Toward women, he displayed an old-fashioned chivalry, something he expected of our son. Remember who taught you to speak, to walk and to be a gentleman, he wrote to Jordan in his journal. These are your first teachers, my little prince. Protect them, embrace them and always treat them like a queen.
Though as a black man he sometimes felt the sting of discrimination, Charles betrayed no bitterness. It’s not fair to judge someone by the color of their skin, where they’re raised or their religious beliefs, he wrote. Appreciate people for who they are and learn from their differences.
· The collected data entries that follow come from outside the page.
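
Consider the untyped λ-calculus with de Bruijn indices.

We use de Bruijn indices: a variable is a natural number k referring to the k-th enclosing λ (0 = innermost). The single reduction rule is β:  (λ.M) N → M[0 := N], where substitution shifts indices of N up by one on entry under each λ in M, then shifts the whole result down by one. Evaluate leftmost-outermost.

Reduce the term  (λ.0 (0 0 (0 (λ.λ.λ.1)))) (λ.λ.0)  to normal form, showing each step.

Answer: normal form = λ.0  (in 2 steps)

Derivation:
  start: (λ.0 (0 0 (0 (λ.λ.λ.1)))) (λ.λ.0)
  →1  (λ.λ.0) ((λ.λ.0) (λ.λ.0) ((λ.λ.0) (λ.λ.λ.1)))
  →2  λ.0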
Charles wrote about death and duty.
The 18th was a long, solemn night, he wrote in Jordan’s journal. We had a memorial for two soldiers who were killed by an improvised explosive device. None of my soldiers went to the memorial. Their excuse was that they didn’t want to go because it was depressing. I told them it was selfish of them not to pay their respects to two men who were selfless in giving their lives for their country.
Things may not always be easy or pleasant for you, that’s life, but always pay your respects for the way people lived and what they stood for. It’s the honorable thing to do.
When Jordan is old enough to ask how his father died, I will tell him of Charles’s courage and assure him of Charles’s love. And I will try to comfort him with his father’s words.
God blessed me above all I could imagine, Charles wrote in the journal. I have no regrets, serving your country is great.
He had tucked a message to me in the front of Jordan’s journal. This is the letter every soldier should write, he said. For us, life will move on through Jordan. He will be an extension of us and hopefully everything that we stand for. ... I would like to see him grow up to be a man, but only God knows what the future holds.